Inferix

论文链接在这里，这是一篇旨在构建现代世界模型的推理引擎的文章，对标vllm，sglang等对于语言模型的优化。 inferix主要是对于长时间，高质量，可交互的video generation的推理优化

引入了序列并行，低比特量化，稀疏Attention，分布式并行等加速手段

我通过claude code辅助进行了这个codebase的理解

Inferix/
├── inferix/                    # 核心框架代码
│   ├── core/                   # 核心模块
│   ├── distributed/            # 分布式推理支持
│   ├── kvcache_manager/        # KV缓存管理
│   ├── models/                 # 模型实现
│   ├── pipeline/               # 推理管线
│   └── profiling/              # 性能分析
├── example/                    # 示例和配置
│   ├── self_forcing/           # Self-Forcing模型示例
│   ├── causvid/                # CausVid模型示例
│   ├── magi/                   # MAGI模型示例
│   ├── quantization/           # 量化示例
│   ├── profiling/              # 性能分析示例
│   └── rtmp_streaming/         # 视频流示例
├── LV-Bench/                   # 长视频基准测试
└── tests/                      # 测试代码

0. 理解推理框架

在阅读推理框架之前我们要了解一个问题，模型参数和推理框架的代码是如何互动的

我们有两个部分，一个是模型的权重，例如 model.safetensors 这类，当我们使用vllm这类的框架时，会进行如下的操作

from vllm import LLM

model = LLM(model="meta-llama/Llama-2-7b-hf")

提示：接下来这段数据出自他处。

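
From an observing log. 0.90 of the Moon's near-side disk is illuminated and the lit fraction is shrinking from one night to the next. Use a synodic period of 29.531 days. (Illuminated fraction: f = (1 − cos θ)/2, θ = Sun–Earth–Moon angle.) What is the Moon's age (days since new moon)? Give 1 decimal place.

17.8 days

cos θ = 1 − 2f = -0.800, giving a principal value of 143.1°.
Since the Moon is past full (waning), take the reflex angle: θ = 360° − 143.1° = 216.9°.
At 360°/29.531 d per day, 216.9° corresponds to 17.79 days.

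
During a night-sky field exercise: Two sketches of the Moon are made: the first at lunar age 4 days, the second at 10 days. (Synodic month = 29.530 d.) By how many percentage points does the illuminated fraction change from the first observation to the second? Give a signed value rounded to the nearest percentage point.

+59 pp

First observation: θ = 360°·4/29.530 = 48.8°, so f = 0.170.
Second observation: θ = 121.9°, f = 0.764.
Δf = 0.764 − 0.170 = +0.594, i.e. +59 pp.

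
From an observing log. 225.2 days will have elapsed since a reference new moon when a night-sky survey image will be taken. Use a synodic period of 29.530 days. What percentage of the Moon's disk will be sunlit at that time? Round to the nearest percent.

85%

225.2/29.530 = 7.626 lunations, so 7 complete cycles and 18.49 d into the next.
The Moon has covered 18.49/29.530 of its cycle, so θ ≈ 360° × 18.49/29.530 = 225.4°.
cos 225.4° = (-0.702), so f = (1 − (-0.702))/2 = 0.851, so 85%.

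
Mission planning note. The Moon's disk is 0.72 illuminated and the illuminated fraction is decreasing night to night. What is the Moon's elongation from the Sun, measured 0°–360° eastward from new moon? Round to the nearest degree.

244°

cos θ = 1 − 2f = -0.440, giving a principal value of 116.1°.
A waning Moon lies in 180°–360°, so θ = 360° − 116.1° = 243.9°.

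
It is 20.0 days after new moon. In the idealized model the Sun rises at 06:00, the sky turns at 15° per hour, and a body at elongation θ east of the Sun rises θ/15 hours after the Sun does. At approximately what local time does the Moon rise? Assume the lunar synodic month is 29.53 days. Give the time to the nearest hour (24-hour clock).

22:00

Elongation θ = 360° × 20.0/29.53 ≈ 243.8°.
At 15° of sky rotation per hour, 243.8° corresponds to a 16.25 h lag.
06:00 + 16.25 h ≈ 22:15 → 22:00 to the nearest hour.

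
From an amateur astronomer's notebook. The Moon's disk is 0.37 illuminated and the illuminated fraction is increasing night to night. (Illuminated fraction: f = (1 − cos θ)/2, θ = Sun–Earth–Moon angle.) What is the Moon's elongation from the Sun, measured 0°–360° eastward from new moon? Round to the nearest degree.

75°

Invert f = (1 − cos θ)/2 to get cos θ = 1 − 2(0.37) = 0.260, hence θ₀ = arccos 0.260 = 74.9°.
The Moon is waxing (0°–180°), so θ = 74.9° directly.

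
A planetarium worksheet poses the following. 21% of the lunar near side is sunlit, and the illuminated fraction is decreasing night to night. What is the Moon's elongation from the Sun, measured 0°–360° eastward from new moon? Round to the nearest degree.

305°

cos θ = 1 − 2f = 0.580, giving a principal value of 54.5°.
Waning ⇒ past full, so θ = 360° − 54.5° = 305.5°.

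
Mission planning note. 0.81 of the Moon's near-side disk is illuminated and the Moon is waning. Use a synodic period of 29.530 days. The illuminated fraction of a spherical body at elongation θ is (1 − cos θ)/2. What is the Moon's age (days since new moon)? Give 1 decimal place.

19.0 days

From f = (1 − cos θ)/2: cos θ = 1 − 2×0.81 = -0.620; arccos → 128.3°.
Since the Moon is past full (waning), take the reflex angle: θ = 360° − 128.3° = 231.7°.
That fraction of the synodic month is 231.7/360 × 29.530 d ≈ 19.00 d.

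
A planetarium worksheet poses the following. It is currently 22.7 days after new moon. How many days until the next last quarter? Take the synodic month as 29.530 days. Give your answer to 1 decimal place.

Last quarter is 0.75 of the way through the cycle: age 0.75 × 29.530 = 22.148 d.
Already past this cycle's last quarter; the next is at 22.148 + 29.530 = 51.678 d, so 51.678 − 22.7 = 28.978 days.

29.0 days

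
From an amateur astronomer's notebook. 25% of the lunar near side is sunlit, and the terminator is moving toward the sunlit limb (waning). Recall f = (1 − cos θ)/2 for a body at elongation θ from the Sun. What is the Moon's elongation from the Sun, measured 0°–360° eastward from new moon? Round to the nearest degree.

300°

From f = (1 − cos θ)/2: cos θ = 1 − 2×0.25 = 0.500; arccos → 60.0°.
Since the Moon is past full (waning), take the reflex angle: θ = 360° − 60.0° = 300.0°.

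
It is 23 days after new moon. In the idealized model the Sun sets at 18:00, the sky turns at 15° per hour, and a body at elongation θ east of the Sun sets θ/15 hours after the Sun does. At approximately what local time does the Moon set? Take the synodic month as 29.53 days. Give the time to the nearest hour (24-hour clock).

Elongation θ = 360° × 23/29.53 ≈ 280.4°.
The Moon trails the Sun by θ/15 = 280.4/15 ≈ 18.69 hours.
18:00 + 18.69 h ≈ 12:42 → 13:00 to the nearest hour.

13:00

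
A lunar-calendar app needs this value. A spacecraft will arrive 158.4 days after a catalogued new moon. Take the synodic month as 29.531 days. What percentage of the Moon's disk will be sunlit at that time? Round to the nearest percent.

83%

158.4/29.531 = 5.364 lunations, so 5 complete cycles and 10.75 d into the next.
The Moon has covered 10.75/29.531 of its cycle, so θ ≈ 360° × 10.75/29.531 = 131.0°.
With cos θ = (-0.656), the lit fraction is (1 − (-0.656))/2 ≈ 0.828, so 83%.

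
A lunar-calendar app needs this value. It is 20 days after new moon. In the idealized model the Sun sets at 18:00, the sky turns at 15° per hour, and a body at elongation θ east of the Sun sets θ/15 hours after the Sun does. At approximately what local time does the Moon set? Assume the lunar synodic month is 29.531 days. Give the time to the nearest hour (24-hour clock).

The Moon has covered 20/29.531 of its cycle, so θ ≈ 360° × 20/29.531 = 243.8°.
The Moon trails the Sun by θ/15 = 243.8/15 ≈ 16.25 hours.
18:00 + 16.25 h ≈ 10:15 → 10:00 to the nearest hour.

10:00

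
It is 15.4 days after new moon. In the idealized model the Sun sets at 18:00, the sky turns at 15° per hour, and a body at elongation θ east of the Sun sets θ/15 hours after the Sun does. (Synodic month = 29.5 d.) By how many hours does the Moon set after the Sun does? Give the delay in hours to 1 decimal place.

Phase angle: θ = 360°·(15.4 d)/(29.5 d) = 187.9°.
Delay after the Sun = 187.9° / (15°/h) ≈ 12.53 h.
So the Moon sets 12.53 h after the Sun.

12.5 h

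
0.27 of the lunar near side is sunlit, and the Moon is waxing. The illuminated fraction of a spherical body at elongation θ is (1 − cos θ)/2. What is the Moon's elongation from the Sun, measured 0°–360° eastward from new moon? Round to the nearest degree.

63°

cos θ = 1 − 2f = 0.460, giving a principal value of 62.6°.
The Moon is waxing (0°–180°), so θ = 62.6° directly.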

而在其内部，则会将这些权重进行封装，人们在发布模型的时候会标记好参数的权重的含义

我们简化vllm内部的实现，大概是这个样子的

# 简化示例：vLLM 内部的权重加载逻辑
def load_weights(model, hf_model_path):
    # 1. 从 HuggingFace 加载权重
    state_dict = torch.load(f"{hf_model_path}/pytorch_model.bin")

    # 2. 权重名称映射
    # HF: model.layers.0.self_attn.q_proj.weight
    # vLLM: model.layers.0.attention.qkv_proj.weight (合并的QKV)

    for name, param in model.named_parameters():
        if "qkv_proj" in name:
            # vLLM 可能会合并 Q、K、V 权重以优化性能
            layer_idx = extract_layer_idx(name)
            q_weight = state_dict[f"layers.{layer_idx}.self_attn.q_proj.weight"]
            k_weight = state_dict[f"layers.{layer_idx}.self_attn.k_proj.weight"]
            v_weight = state_dict[f"layers.{layer_idx}.self_attn.v_proj.weight"]

            # 合并权重
            qkv_weight = torch.cat([q_weight, k_weight, v_weight], dim=0)
            param.data.copy_(qkv_weight)

我们会从权重中获取到 q k v 的权重，随后我们要进行flash attention还是分布式操作，就随着推理框架的代码走

1. pipeline

该项目的核心接口是一个pipeline，其支持以下三种实现

Self-Forcing 其流程是单一提示词生成，支持T2V和I2V

基础模型: Wan2.1-T2V-1.3B
核心技术: DMD (Distribution Matching Distillation)
架构特点:
- 使用因果扩散模型 (CausalDiffusionInferencePipeline)
- 支持 EMA (Exponential Moving Average) 权重
- 基于 Wan Base 扩展

CausVid 其流程是连续提示词生成，以及交互式的提示输入

基础模型: Wan2.1-T2V-1.3B
核心技术: 因果视频生成（Causal Video）
架构特点:
- 使用因果推理管线 (CausalInferencePipeline)
- 支持 rollout 机制生成更长视频
- 基于 Wan Base 扩展

MAGI 支持V2V

基础模型: 独立的多模态架构
核心技术: 完全独立的 DiT (Diffusion Transformer) 架构
架构特点:
- 完全独立的模型实现（DiT + VAE + T5）
- 不依赖 Wan Base
- 支持多种规模（4.5B 和 24B）

我们来细看一下CausVid的代码，也就是基于wan模型的交互性生成的pipeline，这个部分有两个代码

CausalInferencePipeline.py 这个是底层的推理，输入的噪声和提示，给出生成的video
pipeline.py 这个是上层的接口，其编排整个生成流程，并保存结果

CausalInferencePipeline

这个代码的核心部分如下

class CausalInferencePipeline(torch.nn.Module):
    def __init__(
            self,
            args,
            wan_base_model_path,
            device,
            enable_kv_offload,
            parallel_config: Optional[ParallelConfig] = None
    ):
        super().__init__()

        self.parallel_config = parallel_config

        # Step 1: Initialize all models
        # Get model path from configuration (following README path convention)
        model_path = wan_base_model_path if wan_base_model_path is not None else 'weights/Wan2.1-T2V-1.3B'
        self.generator = WanDiffusionWrapper(
            model_path=model_path,
            **getattr(args, "model_kwargs", {}), enable_kv_offload=enable_kv_offload, parallel_config=parallel_config).to(device)
        self.text_encoder = WanTextEncoder(model_path=model_path)
        self.vae = WanVAEWrapper(model_path=model_path)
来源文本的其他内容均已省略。